A Bank Statement loan is a type of loan that is specifically available to borrowers who are self employed. Traditional conventional mortgage loans require business owners to supply their federal tax returns (typically at least 2 years) to derive their qualifying income. This puts many business owners at a disadvantage, as the tax benefits they receive on taxes hurts their ability to qualify for loan, even though their income can support the loan payment. Bank statement loans offer more flexibility and fewer restrictions for borrowers who own a business, especially those borrowers with good credit and large down payment.

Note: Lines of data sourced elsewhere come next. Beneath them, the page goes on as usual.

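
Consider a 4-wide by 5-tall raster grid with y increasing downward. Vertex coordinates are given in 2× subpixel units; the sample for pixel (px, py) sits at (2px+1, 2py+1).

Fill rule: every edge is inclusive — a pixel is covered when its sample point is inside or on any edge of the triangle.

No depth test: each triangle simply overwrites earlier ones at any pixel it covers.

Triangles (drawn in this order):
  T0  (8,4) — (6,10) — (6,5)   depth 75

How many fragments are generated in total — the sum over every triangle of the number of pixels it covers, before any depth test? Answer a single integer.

T0:
  2·area = 10
  edge (8, 4)→(6, 10): d=(-2,6) inclusive
  edge (6, 10)→(6, 5): d=(0,-5) inclusive
  edge (6, 5)→(8, 4): d=(2,-1) inclusive
    (3,2)@(7, 5): e=[4,5,1] → #
    (3,3)@(7, 7): e=[0,5,5] → #  [on edge]
    (3,4)@(7, 9): e=[-4,5,9] → ·
  covered (2 px):
    · · · ·
    · · · ·
    · · · #
    · · · #
    · · · ·

Result: 2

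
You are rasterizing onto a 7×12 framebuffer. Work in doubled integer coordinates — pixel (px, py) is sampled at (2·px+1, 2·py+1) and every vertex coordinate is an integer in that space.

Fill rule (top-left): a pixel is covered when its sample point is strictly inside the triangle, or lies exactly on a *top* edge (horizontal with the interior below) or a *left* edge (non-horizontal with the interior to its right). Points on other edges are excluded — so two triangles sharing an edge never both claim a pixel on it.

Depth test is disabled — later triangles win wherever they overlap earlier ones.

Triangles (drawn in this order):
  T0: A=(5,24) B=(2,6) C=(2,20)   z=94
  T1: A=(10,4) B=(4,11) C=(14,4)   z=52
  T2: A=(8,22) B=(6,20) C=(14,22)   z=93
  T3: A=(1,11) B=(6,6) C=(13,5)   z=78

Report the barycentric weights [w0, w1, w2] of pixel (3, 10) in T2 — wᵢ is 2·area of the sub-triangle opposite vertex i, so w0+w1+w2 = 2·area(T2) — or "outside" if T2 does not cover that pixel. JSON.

T0:
  2·area = 42  (B↔C swapped to make it positive)
  edge (5, 24)→(2, 20): d=(-3,-4) top-left  bias=+0
  edge (2, 20)→(2, 6): d=(0,-14) top-left  bias=+0
  edge (2, 6)→(5, 24): d=(3,18) right/bottom  bias=-1
    (1,6)@(3, 13): e=[25,14,3] → █
    (2,6)@(5, 13): e=[33,42,-33] → ·
    (1,7)@(3, 15): e=[19,14,9] → █
    (2,7)@(5, 15): e=[27,42,-27] → ·
    (1,8)@(3, 17): e=[13,14,15] → █
    (2,8)@(5, 17): e=[21,42,-21] → ·
    (1,9)@(3, 19): e=[7,14,21] → █
    (2,9)@(5, 19): e=[15,42,-15] → ·
    (1,10)@(3, 21): e=[1,14,27] → █
    (2,10)@(5, 21): e=[9,42,-9] → ·
    (1,11)@(3, 23): e=[-5,14,33] → ·
  covered (5 px):
    · · · · · · ·
    · · · · · · ·
    · · · · · · ·
    · · · · · · ·
    · · · · · · ·
    · · · · · · ·
    · █ · · · · ·
    · █ · · · · ·
    · █ · · · · ·
    · █ · · · · ·
    · █ · · · · ·
    · · · · · · ·
T1:
  2·area = 28  (B↔C swapped to make it positive)
  edge (10, 4)→(14, 4): d=(4,0) top-left  bias=+0
  edge (14, 4)→(4, 11): d=(-10,7) right/bottom  bias=-1
  edge (4, 11)→(10, 4): d=(6,-7) top-left  bias=+0
    (5,2)@(11, 5): e=[4,11,13] → █
    (6,2)@(13, 5): e=[4,-3,27] → ·
    (4,3)@(9, 7): e=[12,5,11] → █
    (5,3)@(11, 7): e=[12,-9,25] → ·
    (4,4)@(9, 9): e=[20,-15,23] → ·
  covered (2 px):
    · · · · · · ·
    · · · · · · ·
    · · · · · █ ·
    · · · · █ · ·
    · · · · · · ·
    · · · · · · ·
    · · · · · · ·
    · · · · · · ·
    · · · · · · ·
    · · · · · · ·
    · · · · · · ·
    · · · · · · ·
T2:
  2·area = 12
  edge (8, 22)→(6, 20): d=(-2,-2) top-left  bias=+0
  edge (6, 20)→(14, 22): d=(8,2) right/bottom  bias=-1
  edge (14, 22)→(8, 22): d=(-6,0) right/bottom  bias=-1
    (0,7)@(1, 15): e=[0,-30,42] → ·  [on edge]
    (1,8)@(3, 17): e=[0,-18,30] → ·  [on edge]
    (2,9)@(5, 19): e=[0,-6,18] → ·  [on edge]
    (3,10)@(7, 21): e=[0,6,6] → █  [on edge]
    (4,10)@(9, 21): e=[4,2,6] → █
    (5,10)@(11, 21): e=[8,-2,6] → ·
    (3,11)@(7, 23): e=[-4,22,-6] → ·
    (4,11)@(9, 23): e=[0,18,-6] → ·  [on edge]
  covered (2 px):
    · · · · · · ·
    · · · · · · ·
    · · · · · · ·
    · · · · · · ·
    · · · · · · ·
    · · · · · · ·
    · · · · · · ·
    · · · · · · ·
    · · · · · · ·
    · · · · · · ·
    · · · █ █ · ·
    · · · · · · ·
T3:
  2·area = 30
  edge (1, 11)→(6, 6): d=(5,-5) top-left  bias=+0
  edge (6, 6)→(13, 5): d=(7,-1) top-left  bias=+0
  edge (13, 5)→(1, 11): d=(-12,6) right/bottom  bias=-1
    (5,0)@(11, 1): e=[0,-30,60] → ·  [on edge]
    (4,1)@(9, 3): e=[0,-18,48] → ·  [on edge]
    (3,2)@(7, 5): e=[0,-6,36] → ·  [on edge]
    (6,2)@(13, 5): e=[30,0,0] → ·  [on edge]
    (2,3)@(5, 7): e=[0,6,24] → █  [on edge]
    (3,3)@(7, 7): e=[10,8,12] → █
    (4,3)@(9, 7): e=[20,10,0] → ·  [on edge]
    (1,4)@(3, 9): e=[0,18,12] → █  [on edge]
    (2,4)@(5, 9): e=[10,20,0] → ·  [on edge]
    (3,4)@(7, 9): e=[20,22,-12] → ·
    (0,5)@(1, 11): e=[0,30,0] → ·  [on edge]
    (1,5)@(3, 11): e=[10,32,-12] → ·
  covered (3 px):
    · · · · · · ·
    · · · · · · ·
    · · · · · · ·
    · · █ █ · · ·
    · █ · · · · ·
    · · · · · · ·
    · · · · · · ·
    · · · · · · ·
    · · · · · · ·
    · · · · · · ·
    · · · · · · ·
    · · · · · · ·

Result: [6,6,0]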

Bank Statement loans offer several advantages for self employed borrowers. First, it allows you to qualify without supplying your tax returns. Instead, your qualifying income is determined using your previous 12 or 24 months of business (or personal) bank statements. Typically, 50% of your average monthly deposits can be used for qualifying, although lenders will allow up to 80% of deposits with an accompanied letter from your CPA.
It is possible to obtain a Bank Statement mortgage loan with a down payment as low as 10% and often without the need for private mortgage insurance (PMI). Keep in mind that a lower down payment may result in additional costs and an otherwise higher interest rate. Often a down payment of 20% + will result in much more favorable interest rates and costs.
To qualify for a Bank Statement loan, you generally need a good credit score (usually above 640), a 2 year business history (could be, and a debt-to-income ratio below 50%. Other factors, such as your income, assets, and the property's appraisal value, will also be considered. Specific requirements may vary, so it's essential to consult with a mortgage professional to determine your eligibility.
- Higher Loan Limits: Bank Statement loans generally offer higher loan limits, often going up to $3 million.
- No Private Mortgage Insurance: Unlike conventional loans with less than 20% down, Bank Statement loans often do not require private mortgage insurance, which can keep your monthly payment lower.
- Flexible Qualifying Options: With a Conventional loan, there is a single formula used to calculate qualifying income from your federal tax returns. Bank statement loans provide flexibility in qualifying by using your deposits and your business' unique expense ratio. Many business owners who are turned down for a conventional loan will qualify using a bank statement loan.
It's important to note that both loan types have their own advantages and considerations, and the right choice depends on your specific financial situation and goals. Consulting with a mortgage professional can help you evaluate the options and determine the best fit for your needs.